The infant’s breathing should be closely monitored and, if necessary, a patent airway should be established by suctioning or intubation. Adequate breathing should be ensured by use of tactile stimulation or positive-pressure ventilation by bag-mask or tracheal tube. Sufficient circulation should be maintained with chest compressions and medications, if required. For further details, refer to the steps outlined in Figure 198-1.

If the infant’s condition deteriorates or does not improve over 30 sec, efforts should be escalated. Currently, room air is recommended for resuscitation and if there is no increase in heart rate or in oxygenation as measured by a pulse oximeter, then supplemental O2 should be considered.

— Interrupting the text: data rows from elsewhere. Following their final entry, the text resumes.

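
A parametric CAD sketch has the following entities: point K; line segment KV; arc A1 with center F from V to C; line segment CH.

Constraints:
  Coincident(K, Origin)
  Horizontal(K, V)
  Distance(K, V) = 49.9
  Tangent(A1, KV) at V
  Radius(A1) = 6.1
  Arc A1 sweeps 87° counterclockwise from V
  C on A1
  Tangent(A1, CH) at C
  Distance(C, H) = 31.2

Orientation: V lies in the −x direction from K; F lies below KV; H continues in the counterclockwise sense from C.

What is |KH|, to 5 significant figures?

68.447

K is at the origin; K and V share the same y with |KV| = 49.9 and V on the −x side, so V = (-49.900, 0.0000). Since A1 is tangent to KV there, FV ⟂ KV, so F = V + (0, -6.1) = (-49.900, -6.1000). On A1, V sits at bearing 90° from F; an 87° counterclockwise sweep puts C at bearing 177°, so C = F + 6.1·(cos 177°, sin 177°) = (-55.992, -5.7808). Since A1 is tangent to CH there, FC ⟂ CH, so CH runs along (−sin 177°, cos 177°); with |CH| = 31.2, H = (-57.625, -36.938). Then |KH| = |H − K| = 68.447.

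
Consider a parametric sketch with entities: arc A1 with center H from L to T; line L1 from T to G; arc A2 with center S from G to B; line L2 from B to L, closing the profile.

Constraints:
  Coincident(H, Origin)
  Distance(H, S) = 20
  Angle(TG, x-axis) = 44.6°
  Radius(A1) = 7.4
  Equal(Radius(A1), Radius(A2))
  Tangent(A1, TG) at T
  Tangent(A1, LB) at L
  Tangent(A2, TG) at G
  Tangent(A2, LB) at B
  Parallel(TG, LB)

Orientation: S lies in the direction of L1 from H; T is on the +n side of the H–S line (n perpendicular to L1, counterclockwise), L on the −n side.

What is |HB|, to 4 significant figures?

21.33

Tangency of A1 to both parallel lines with radius 7.4 puts T and L at H ± 7.4·n: T = (-5.196, 5.269), L = (5.196, -5.269). Equal radii place G and B the same way about S: G = S + 7.4·n = (9.045, 19.31), B = S − 7.4·n = (19.44, 8.774). Then |HB| = |B − H| = 21.33.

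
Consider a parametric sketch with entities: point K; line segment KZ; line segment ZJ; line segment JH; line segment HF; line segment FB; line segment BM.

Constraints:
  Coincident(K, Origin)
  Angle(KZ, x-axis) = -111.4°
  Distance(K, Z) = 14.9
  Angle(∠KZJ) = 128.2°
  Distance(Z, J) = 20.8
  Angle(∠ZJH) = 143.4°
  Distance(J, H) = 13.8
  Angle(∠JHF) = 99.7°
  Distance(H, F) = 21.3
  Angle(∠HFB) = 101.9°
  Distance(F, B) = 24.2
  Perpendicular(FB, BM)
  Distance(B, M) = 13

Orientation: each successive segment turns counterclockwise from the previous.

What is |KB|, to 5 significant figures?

12.283

∠JHF = 99.7° gives HF at 57.300° from the x-axis; with |HF| = 21.3, F = (29.299, -19.281). ∠HFB = 101.9° gives FB at 135.40° from the x-axis; with |FB| = 24.2, B = (12.068, -2.2888). Then |KB| = |B − K| = 12.283.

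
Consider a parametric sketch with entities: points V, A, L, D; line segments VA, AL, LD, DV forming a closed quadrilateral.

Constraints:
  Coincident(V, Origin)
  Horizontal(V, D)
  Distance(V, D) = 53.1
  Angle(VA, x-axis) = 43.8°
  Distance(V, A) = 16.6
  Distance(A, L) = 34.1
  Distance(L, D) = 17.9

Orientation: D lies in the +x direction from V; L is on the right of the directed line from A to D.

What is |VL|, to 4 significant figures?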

Pressures as high as 30 to 40 cm of H2O may be required to ensure adequate ventilation at a rate of 40 to 60 breaths/min. Beware of forcing excessive air into the stomach if performing bag-mask ventilation. Adequate chest rise, symmetrical breath sounds, and presence of end-tidal CO2 should be established.

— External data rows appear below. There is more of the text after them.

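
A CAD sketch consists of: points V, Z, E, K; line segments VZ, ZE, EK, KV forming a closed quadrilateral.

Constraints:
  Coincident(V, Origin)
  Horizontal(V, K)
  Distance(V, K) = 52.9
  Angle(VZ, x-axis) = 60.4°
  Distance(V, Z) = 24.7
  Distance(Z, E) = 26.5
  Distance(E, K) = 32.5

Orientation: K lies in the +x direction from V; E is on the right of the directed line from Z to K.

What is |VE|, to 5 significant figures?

20.928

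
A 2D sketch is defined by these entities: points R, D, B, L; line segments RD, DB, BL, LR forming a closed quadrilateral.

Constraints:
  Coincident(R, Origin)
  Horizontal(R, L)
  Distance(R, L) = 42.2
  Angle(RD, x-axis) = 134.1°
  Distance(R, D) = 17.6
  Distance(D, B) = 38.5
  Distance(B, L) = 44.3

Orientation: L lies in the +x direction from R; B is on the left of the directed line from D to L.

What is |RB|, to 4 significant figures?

40.89

Checks: |DB| = 38.50 ✓; |BL| = 44.30 ✓.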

Chest compression and medications are not needed for most neonates who have mild to moderate cardiac or respiratory depression at birth. Typically, most bradycardia is secondary to hypoxia and responds to effective ventilation. If the heart rate remains lower than 60 beats/min despite adequate ventilation and chest compressions, administration of epinephrine, volume expansion (10 mL/kg of an isotonic crystalloid), or both may be considered. The recommended dose of intravenously administered epinephrine is 0.01 to 0.03 mg/kg per dose. Doses of up to 0.1 mg/kg by tracheal tube may be used if necessary. In rare instances, an opioid antagonist or vasopressors may prove useful. Following resuscitation, the infant may require admission to a neonatal intensive care unit, based on the reasons for and circumstances of the resuscitation.